Łukasz Ksyta: „Hubal to dla wielu symbol niezłomnej postawy i determinacji”

opublikowano: 2015-09-23 15:03
wolna licencja
poleć artykuł:
Major Henryk Dobrzański ps. Hubal nie złożył broni do samego końca. Z czego był znany w dwudziestoleciu międzywojennym? Czego współcześni Polacy mogą się nauczyć od Hubala? Dlaczego jest postacią kontrowersyjną? O tym rozmawiamy z Łukaszem Ksytą, badaczem jego historii.
REKLAMA

Czytelnicy Histmag.org: Pytanie z serii "najłatwiejsze", czyli "najtrudniejsze". Jako, że uczę w szkole, mam świadomość, że często uczniowie nie potrafią zrozumieć motywów działania pewnych osób historycznych, bo i historia jest przyswajana na zasadzie - "nauczyć się na pamięć". Jak, w prosty i zrozumiały sposób, w kilku zdaniach, wytłumaczyłby Pan młodym ludziom w wieku 13-19 lat, kim był major Hubal?

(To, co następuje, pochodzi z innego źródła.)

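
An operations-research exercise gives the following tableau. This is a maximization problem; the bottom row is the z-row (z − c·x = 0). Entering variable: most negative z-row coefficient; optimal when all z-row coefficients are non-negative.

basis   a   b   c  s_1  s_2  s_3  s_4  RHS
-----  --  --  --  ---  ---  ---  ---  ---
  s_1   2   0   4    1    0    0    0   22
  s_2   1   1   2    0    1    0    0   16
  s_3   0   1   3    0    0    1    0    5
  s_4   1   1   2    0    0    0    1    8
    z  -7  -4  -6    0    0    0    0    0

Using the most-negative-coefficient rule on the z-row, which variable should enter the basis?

a

Negative z-row entries: a: -7, b: -4, c: -6.
The most negative is -7 in column a, so a enters.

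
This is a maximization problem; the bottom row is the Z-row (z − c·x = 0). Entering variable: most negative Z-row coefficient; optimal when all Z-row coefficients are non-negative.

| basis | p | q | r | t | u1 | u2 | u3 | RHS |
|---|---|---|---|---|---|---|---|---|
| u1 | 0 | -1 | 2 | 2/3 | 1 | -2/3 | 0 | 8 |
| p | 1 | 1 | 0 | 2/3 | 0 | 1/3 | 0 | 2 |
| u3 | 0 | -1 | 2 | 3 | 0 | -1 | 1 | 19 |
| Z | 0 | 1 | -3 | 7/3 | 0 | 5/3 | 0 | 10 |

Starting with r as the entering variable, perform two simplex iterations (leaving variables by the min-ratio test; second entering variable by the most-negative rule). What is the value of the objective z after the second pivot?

Ratio test on column r — row 1: 8/2 = 4; row 2: entry 0 ≤ 0; row 3: 19/2 = 19/2. Minimum is 4 at row 1 (u1 leaves); pivot element 2.
Pivot on row 1; the Z-row RHS becomes 10 − (-3)·4 = 22.
Next entering variable (most negative Z-row entry -1/2): q.
Ratio test on column q — row 1: entry -1/2 ≤ 0; row 2: 2/1 = 2; row 3: entry 0 ≤ 0. Minimum is 2 at row 2 (p leaves); pivot element 1.
After the second pivot the Z-row RHS is 22 − (-1/2)·2 = 23.

23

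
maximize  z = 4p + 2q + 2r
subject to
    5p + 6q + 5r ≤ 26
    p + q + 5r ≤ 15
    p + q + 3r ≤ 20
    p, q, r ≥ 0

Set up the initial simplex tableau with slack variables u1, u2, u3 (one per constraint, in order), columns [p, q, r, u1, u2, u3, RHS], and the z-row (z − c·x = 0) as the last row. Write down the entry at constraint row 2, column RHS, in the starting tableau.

15

The RHS of constraint 2 is b_2 = 15.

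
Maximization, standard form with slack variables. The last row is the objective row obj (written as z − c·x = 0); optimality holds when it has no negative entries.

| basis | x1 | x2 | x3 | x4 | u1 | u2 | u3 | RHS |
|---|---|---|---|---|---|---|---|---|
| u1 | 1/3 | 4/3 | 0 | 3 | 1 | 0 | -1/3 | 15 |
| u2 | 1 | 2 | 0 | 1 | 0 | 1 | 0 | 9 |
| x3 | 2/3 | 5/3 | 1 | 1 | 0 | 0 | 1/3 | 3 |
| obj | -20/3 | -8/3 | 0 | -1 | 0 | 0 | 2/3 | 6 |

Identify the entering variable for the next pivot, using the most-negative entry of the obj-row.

x1

Negative obj-row entries: x1: -20/3, x2: -8/3, x4: -1.
The most negative is -20/3 in column x1, so x1 enters.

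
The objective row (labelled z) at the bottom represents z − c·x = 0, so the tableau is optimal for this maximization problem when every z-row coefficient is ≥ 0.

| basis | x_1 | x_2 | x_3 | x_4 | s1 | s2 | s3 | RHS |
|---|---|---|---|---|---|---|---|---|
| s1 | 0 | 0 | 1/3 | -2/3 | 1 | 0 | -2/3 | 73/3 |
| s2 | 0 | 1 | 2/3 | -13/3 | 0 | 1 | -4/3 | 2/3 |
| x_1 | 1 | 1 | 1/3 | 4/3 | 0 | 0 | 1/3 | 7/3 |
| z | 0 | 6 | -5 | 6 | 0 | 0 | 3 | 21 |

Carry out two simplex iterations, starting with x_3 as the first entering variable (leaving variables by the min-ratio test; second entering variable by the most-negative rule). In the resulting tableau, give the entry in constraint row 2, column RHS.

Ratio test on column x_3 — row 1: (73/3)/(1/3) = 73; row 2: (2/3)/(2/3) = 1; row 3: (7/3)/(1/3) = 7. Minimum is 1 at row 2 (s2 leaves); pivot element 2/3.
Divide row 2 by 2/3; eliminate column x_3 from the other rows.
Second iteration: most negative z-row entry is -53/2 in column x_4, so x_4 enters.
Ratio test on column x_4 — row 1: 24/(3/2) = 16; row 2: entry -13/2 ≤ 0; row 3: 2/(7/2) = 4/7. Minimum is 4/7 at row 3 (x_1 leaves); pivot element 7/2.
Divide row 3 by 7/2; eliminate column x_4 from the other rows.
After both pivots, the entry at constraint row 2, column RHS is 33/7.

33/7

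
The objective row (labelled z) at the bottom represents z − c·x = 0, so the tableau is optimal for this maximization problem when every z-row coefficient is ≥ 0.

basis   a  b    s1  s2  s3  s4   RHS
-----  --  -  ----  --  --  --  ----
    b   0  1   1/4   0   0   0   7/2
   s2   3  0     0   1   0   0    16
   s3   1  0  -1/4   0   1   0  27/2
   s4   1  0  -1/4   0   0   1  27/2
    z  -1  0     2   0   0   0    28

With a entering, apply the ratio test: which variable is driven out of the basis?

s2

Column a entries and ratios — b: 0 ≤ 0, skip; s2: 16/3 = 16/3; s3: (27/2)/1 = 27/2; s4: (27/2)/1 = 27/2.
Smallest ratio is 16/3 in the row of s2, so s2 leaves.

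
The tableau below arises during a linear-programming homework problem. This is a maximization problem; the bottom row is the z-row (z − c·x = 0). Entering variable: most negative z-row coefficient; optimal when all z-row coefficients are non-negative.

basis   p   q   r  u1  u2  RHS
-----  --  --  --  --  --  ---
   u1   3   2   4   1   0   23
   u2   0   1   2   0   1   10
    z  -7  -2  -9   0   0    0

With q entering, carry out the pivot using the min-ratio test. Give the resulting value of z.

20

Ratio test on column q — row 1: 23/2 = 23/2; row 2: 10/1 = 10. Minimum is 10 at row 2 (u2 leaves); pivot element 1.
Pivot on row 2; the z-row RHS becomes 0 − (-2)·10 = 20.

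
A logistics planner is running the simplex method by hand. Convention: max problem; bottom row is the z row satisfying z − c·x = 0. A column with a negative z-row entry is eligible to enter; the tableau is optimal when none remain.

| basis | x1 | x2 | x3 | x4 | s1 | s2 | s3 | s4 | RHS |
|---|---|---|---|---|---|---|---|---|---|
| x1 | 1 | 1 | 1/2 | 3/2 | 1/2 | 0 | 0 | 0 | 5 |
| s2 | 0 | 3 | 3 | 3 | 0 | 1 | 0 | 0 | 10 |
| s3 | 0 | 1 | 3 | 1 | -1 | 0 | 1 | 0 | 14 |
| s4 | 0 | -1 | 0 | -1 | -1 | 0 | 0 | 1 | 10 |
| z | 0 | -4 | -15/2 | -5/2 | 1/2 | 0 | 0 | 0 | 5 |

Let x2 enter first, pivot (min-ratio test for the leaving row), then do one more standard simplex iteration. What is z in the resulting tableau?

Ratio test on column x2 — row 1: 5/1 = 5; row 2: 10/3 = 10/3; row 3: 14/1 = 14; row 4: entry -1 ≤ 0. Minimum is 10/3 at row 2 (s2 leaves); pivot element 3.
Pivot on row 2; the z-row RHS becomes 5 − (-4)·(10/3) = 55/3.
Next entering variable (most negative z-row entry -7/2): x3.
Ratio test on column x3 — row 1: entry -1/2 ≤ 0; row 2: (10/3)/1 = 10/3; row 3: (32/3)/2 = 16/3; row 4: (40/3)/1 = 40/3. Minimum is 10/3 at row 2 (x2 leaves); pivot element 1.
After the second pivot the z-row RHS is 55/3 − (-7/2)·(10/3) = 30.

30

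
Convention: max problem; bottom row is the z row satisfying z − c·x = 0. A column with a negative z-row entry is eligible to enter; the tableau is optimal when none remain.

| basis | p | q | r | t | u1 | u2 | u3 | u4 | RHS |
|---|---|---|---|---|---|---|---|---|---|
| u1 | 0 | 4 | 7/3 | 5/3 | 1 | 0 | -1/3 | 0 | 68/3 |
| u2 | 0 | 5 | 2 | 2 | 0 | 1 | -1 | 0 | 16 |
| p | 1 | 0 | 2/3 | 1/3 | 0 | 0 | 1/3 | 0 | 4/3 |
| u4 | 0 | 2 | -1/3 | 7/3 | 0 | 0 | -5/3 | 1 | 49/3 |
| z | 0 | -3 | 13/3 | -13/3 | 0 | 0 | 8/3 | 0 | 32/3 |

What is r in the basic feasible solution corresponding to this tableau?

0

r is not in the basis, so in the current basic feasible solution r = 0.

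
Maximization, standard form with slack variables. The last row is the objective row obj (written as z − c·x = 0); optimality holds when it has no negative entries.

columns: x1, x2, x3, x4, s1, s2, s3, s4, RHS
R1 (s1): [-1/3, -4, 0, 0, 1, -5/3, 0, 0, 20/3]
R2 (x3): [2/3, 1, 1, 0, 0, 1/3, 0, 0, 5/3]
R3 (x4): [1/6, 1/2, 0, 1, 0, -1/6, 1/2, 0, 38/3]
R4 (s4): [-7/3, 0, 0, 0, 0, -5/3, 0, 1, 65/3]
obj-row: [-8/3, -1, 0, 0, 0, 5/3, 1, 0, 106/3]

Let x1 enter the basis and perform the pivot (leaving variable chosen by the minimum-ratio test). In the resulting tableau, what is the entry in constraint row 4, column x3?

Ratio test on column x1 — row 1: entry -1/3 ≤ 0; row 2: (5/3)/(2/3) = 5/2; row 3: (38/3)/(1/6) = 76; row 4: entry -7/3 ≤ 0. Minimum is 5/2 at row 2 (x3 leaves); pivot element 2/3.
Divide row 2 by 2/3; eliminate column x1 from the other rows.
Row 4 update in column x3: 0 − (-7/3)·(3/2) = 7/2.

7/2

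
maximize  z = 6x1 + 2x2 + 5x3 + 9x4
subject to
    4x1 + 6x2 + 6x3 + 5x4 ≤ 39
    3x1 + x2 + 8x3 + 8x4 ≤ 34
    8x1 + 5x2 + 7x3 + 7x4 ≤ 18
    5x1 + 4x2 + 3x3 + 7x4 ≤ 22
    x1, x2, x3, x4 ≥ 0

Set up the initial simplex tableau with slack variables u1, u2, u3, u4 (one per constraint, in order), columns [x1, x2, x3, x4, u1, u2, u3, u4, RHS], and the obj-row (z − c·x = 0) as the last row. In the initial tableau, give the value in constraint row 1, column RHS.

39

The RHS of constraint 1 is b_1 = 39.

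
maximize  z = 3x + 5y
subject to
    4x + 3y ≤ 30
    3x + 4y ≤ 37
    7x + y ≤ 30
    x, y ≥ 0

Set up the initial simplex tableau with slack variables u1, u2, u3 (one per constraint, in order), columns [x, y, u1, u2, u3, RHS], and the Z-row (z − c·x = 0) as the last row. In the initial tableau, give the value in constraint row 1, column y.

Constraint 1 has coefficient 3 on y.

3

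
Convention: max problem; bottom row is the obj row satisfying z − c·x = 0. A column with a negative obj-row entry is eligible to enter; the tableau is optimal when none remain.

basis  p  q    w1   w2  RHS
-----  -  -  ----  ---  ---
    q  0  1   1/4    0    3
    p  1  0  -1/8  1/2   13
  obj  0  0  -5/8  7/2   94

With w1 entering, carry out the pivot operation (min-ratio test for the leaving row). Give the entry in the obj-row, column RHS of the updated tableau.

Ratio test on column w1 — row 1: 3/(1/4) = 12; row 2: entry -1/8 ≤ 0. Minimum is 12 at row 1 (q leaves); pivot element 1/4.
Divide row 1 by 1/4; eliminate column w1 from the other rows.
obj-row update in column RHS: 94 − (-5/8)·12 = 203/2.

203/2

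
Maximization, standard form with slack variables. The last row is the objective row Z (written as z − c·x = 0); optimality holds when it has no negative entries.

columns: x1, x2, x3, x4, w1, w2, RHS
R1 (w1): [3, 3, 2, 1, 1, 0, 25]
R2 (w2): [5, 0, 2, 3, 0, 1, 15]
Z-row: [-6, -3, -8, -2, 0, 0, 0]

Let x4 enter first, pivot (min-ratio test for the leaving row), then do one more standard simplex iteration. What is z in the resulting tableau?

Ratio test on column x4 — row 1: 25/1 = 25; row 2: 15/3 = 5. Minimum is 5 at row 2 (w2 leaves); pivot element 3.
Pivot on row 2; the Z-row RHS becomes 0 − (-2)·5 = 10.
Next entering variable (most negative Z-row entry -20/3): x3.
Ratio test on column x3 — row 1: 20/(4/3) = 15; row 2: 5/(2/3) = 15/2. Minimum is 15/2 at row 2 (x4 leaves); pivot element 2/3.
After the second pivot the Z-row RHS is 10 − (-20/3)·(15/2) = 60.

60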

Łukasz Ksyta – historyk, autor książki: „Major Hubal. Historia prawdziwa”. Od kilku lat gromadzi i zbiera materiały dotyczące majora Henryka Dobrzańskiego Hubala i jego żołnierzy. Swoje artykuły publikował w Nowym Jorku na łamach „Przeglądu Polskiego” – dodatku kulturalnym „Nowego Dziennika” oraz „Tygodnika Opoczyńskiego”. Współautor publikacji pt. „Opoczno i jego związki z oddziałem Hubala”. Członek „Komitetu Renowacji Szańca Majora Hubala” (fot. Andrzej Dyszyński)

Łukasz Ksyta : Hubal to pseudonim majora Henryka Dobrzańskiego. Już jako mały chłopiec Henio bardzo chciał wstąpić do wojska. Był jednak za młody. Dlatego zmienił sobie datę urodzenia i został do wojska przyjęty. Rwał się do walki. W czasie kiedy brał udział w działaniach wojennych okazało się, że jest bardzo odważnym i zdolnym żołnierzem. Otrzymał za to wiele odznaczeń w tym krzyż Virtuti Militari. Kiedy nastał czas pokoju rozpoczął treningi i skakał przez przeszkody na koniu. Wkrótce jego treningi przyniosły efekty i zaczął zajmować czołowe lokaty na różnych zawodach. Jego sukcesy spowodowały, że pojechał również do Amsterdamu na Olimpiadę. Kiedy wybuchła II wojna światowa major przysiągł, że nie zdejmie munduru i słowa dotrzymał. Zebrał żołnierzy i stworzył swój oddział. Walczył z Niemcami, mimo że ich przewaga była ogromna. Jego odwaga i męstwo zostało w pamięci wielu Polaków i trwa do dziś.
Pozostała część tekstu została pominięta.